The legal and democratic cheat
A House of Commons briefing on the Windsor Framework published on 17 March is illuminating on the legal and democratic cheat.
“Rishi Sunak said that there would be a House of Commons vote on the Framework “at the appropriate time and that vote will be respected” … It then goes on to assert, with no authority, that “a vote on the Framework as a whole is not required by law”, although “new UK legislation will be required to implement some of the Framework, for example amending the Northern Ireland Act 1998 to implement the Stormont Brake. The Government has announced that it will introduce secondary legislation to implement the Stormont Brake in the form of a Statutory Instrument (SI). A motion to approve the SI will be moved in the House of Commons on Wednesday 22 March, with a 90-minute debate beforehand. The Government has said that this debate and vote on passing the SI will serve as the opportunity for Parliament to show approval for the Framework as a whole.”
The Commons briefing goes on to state that: “The EU will also need to pass into law the proposed regulations in areas like medicines, checks on animals and plants, and medicines, which need to be adopted by the European Parliament and the Council of the EU. The EU Council must also approve two EU Council Decisions.”
These two Council decisions are scheduled for adoption at the meeting of the General Affairs Council on 21 March 2023. (i.e., before the government’s tabling of the Stormont Brake SI which is regarded “as a vote on the whole Framework”).
The EU-UK Joint Committee will then formally adopt the recommendations and decision before the end of March.

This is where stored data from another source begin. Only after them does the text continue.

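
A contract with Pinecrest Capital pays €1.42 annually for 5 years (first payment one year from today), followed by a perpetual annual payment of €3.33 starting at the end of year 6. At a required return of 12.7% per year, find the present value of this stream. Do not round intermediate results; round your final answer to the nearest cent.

PV of 5-year annuity: €1.42 × [1 − (1+0.127)^−5] / 0.127 = 5.03124
Perpetuity value at year 5: €3.33 / 0.127 = 26.22047
PV of perpetuity: 26.22047 / (1+0.127)^5 = 14.42185
Total PV = 5.03124 + 14.42185 = 19.45309

€19.45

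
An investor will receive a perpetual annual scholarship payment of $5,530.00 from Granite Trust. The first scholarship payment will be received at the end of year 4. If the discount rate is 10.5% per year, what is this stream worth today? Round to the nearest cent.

Value at end of year 3: C / r = $5,530.00 / 0.105 = $52,666.6667
Discount to today: PV = $52,666.6667 / (1 + 0.105)^3 = $52,666.6667 / 1.349233 = $39,034.53

$39034.53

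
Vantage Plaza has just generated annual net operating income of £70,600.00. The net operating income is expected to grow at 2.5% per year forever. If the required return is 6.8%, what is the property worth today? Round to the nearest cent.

£1682906.98

D₁ = D₀ × (1 + g) = £70,600.00 × 1.025 = £72,365.0000
Growing perpetuity: P = D₁ / (r − g) = £72,365.0000 / (0.068 − 0.025) = £1,682,906.98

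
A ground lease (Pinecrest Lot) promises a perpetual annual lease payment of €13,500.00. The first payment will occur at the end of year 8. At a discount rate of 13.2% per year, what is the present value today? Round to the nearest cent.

€42937.31

Value at end of year 7: C / r = €13,500.00 / 0.132 = €102,272.7273
Discount to today: PV = €102,272.7273 / (1 + 0.132)^7 = €102,272.7273 / 2.381908 = €42,937.31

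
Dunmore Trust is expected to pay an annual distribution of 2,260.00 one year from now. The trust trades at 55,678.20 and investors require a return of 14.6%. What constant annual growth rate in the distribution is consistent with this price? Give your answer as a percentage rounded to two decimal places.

P = D₁/(r−g) ⇒ g = r − D₁/P = 0.146 − 2,260.00/55,678.20 = 0.105410

10.54%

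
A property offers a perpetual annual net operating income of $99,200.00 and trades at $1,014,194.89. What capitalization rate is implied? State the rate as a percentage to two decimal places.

9.78%

P = C/r ⇒ r = C/P = $99,200.00/$1,014,194.89 = 0.097812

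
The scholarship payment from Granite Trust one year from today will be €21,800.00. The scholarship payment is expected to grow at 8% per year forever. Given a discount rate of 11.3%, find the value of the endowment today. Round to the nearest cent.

Growing perpetuity: P = D₁ / (r − g) = €21,800.0000 / (0.113 − 0.08) = €660,606.06

€660606.06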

Abuse of the Royal Prerogative
This legal and democratic scam is an affront to anyone who values our democracy, whether they voted for Brexit or not. It clearly demonstrates that the Sunak government is repurposing the Northern Ireland Protocol by using of the Royal Prerogative to create a new treaty with the EU which provides a vehicle for the EU to enforce direct EU regulation on the United Kingdom. What next – a “London Framework” which signs us back into the Single Market and the Customs Union without a vote in Parliament, let alone a referendum?

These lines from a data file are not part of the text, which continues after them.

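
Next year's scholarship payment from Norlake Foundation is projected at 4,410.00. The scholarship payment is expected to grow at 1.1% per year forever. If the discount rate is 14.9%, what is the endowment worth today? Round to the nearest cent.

Growing perpetuity: P = D₁ / (r − g) = 4,410.0000 / (0.149 − 0.011) = 31,956.52

31956.52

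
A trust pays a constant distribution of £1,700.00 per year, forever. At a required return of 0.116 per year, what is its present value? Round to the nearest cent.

£14655.17

Level perpetuity: PV = C / r = £1,700.00 / 0.116 = £14,655.17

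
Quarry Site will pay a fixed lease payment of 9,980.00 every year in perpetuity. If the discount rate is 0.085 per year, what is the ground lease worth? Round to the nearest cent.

117411.76

Level perpetuity: PV = C / r = 9,980.00 / 0.085 = 117,411.76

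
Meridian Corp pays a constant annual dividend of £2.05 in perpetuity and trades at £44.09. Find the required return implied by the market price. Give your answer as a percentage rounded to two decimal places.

P = C/r ⇒ r = C/P = £2.05/£44.09 = 0.046496

4.65%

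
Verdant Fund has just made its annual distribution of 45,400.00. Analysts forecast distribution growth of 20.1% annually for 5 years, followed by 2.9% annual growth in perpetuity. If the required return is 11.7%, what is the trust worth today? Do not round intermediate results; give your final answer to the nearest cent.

1046493.09

D_1 = 54525.40000
D_2 = 65485.00540
D_3 = 78647.49149
D_4 = 94455.63727
D_5 = 113441.22037
Terminal value at year 5: TV = D_5×(1+g_2)/(r−g_2) = 116731.01576/0.088 = 1326488.81542
P_0 = D_1/(1+r)^1 + D_2/(1+r)^2 + D_3/(1+r)^3 + D_4/(1+r)^4 + D_5/(1+r)^5 + TV/(1+r)^5
    = 48814.14503 + 52485.03866 + 56431.98875 + 60675.75513 + 65238.65883 + 762847.49930 = 1046493.08571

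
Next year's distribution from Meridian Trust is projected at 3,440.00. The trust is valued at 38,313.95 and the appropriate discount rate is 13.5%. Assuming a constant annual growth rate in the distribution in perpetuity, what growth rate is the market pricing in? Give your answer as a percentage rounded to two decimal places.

4.52%

P = D₁/(r−g) ⇒ g = r − D₁/P = 0.135 − 3,440.00/38,313.95 = 0.045215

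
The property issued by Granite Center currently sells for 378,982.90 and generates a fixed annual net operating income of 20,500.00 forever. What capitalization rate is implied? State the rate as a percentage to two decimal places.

5.41%

P = C/r ⇒ r = C/P = 20,500.00/378,982.90 = 0.054092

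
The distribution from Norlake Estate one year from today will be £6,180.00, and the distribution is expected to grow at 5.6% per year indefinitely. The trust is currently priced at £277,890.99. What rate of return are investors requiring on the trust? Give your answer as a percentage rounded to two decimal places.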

In getting the King to endorse the Windsor Framework and accept this subjugation of Parliament to EU law, the government has called into question the delicate constitutional balance between the monarchy, Parliament and the British people, and seriously compromised King Charles’s position as head of state even before his coronation.

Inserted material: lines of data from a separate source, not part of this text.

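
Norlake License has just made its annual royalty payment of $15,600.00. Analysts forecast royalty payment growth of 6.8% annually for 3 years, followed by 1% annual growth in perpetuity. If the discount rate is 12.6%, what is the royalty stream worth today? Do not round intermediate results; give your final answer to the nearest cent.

D_1 = 16660.80000
D_2 = 17793.73440
D_3 = 19003.70834
Terminal value at year 3: TV = D_3×(1+g_2)/(r−g_2) = 19193.74542/0.116 = 165463.32261
P_0 = D_1/(1+r)^1 + D_2/(1+r)^2 + D_3/(1+r)^3 + TV/(1+r)^3
    = 14796.44760 + 14034.28600 + 13311.38317 + 115900.83623 = 158042.95301

$158042.95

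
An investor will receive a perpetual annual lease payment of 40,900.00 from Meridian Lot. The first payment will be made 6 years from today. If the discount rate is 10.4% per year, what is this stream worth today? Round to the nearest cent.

239797.47

Value at end of year 5: C / r = 40,900.00 / 0.104 = 393,269.2308
Discount to today: PV = 393,269.2308 / (1 + 0.104)^5 = 393,269.2308 / 1.640006 = 239,797.47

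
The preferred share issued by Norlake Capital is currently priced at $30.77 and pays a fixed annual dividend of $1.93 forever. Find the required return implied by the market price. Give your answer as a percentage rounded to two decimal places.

P = C/r ⇒ r = C/P = $1.93/$30.77 = 0.062723

6.27%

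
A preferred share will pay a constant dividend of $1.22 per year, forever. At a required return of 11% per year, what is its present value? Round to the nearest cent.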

MPs need to act fast, given the gallop at which this fundamental change to our laws and constitution is being pushed through. A legal challenge – potentially on the basis of the Miller judgement, which required an Act of Parliament before Article 50 could be triggered – would seem to be immediately necessary unless the government halts the implementation process and tables legislation to amend the Withdrawal Agreement Act, requiring a full debate and a vote in Parliament.
The Windsor Framework materially alters the scope of the Northern Ireland Protocol, curtails trade freedoms granted by primary legislation, and breaches the rights of British citizens to democratic self-government by allowing direct Regulations made by the EU to be enforced in the United Kingdom without parliamentary scrutiny or approval.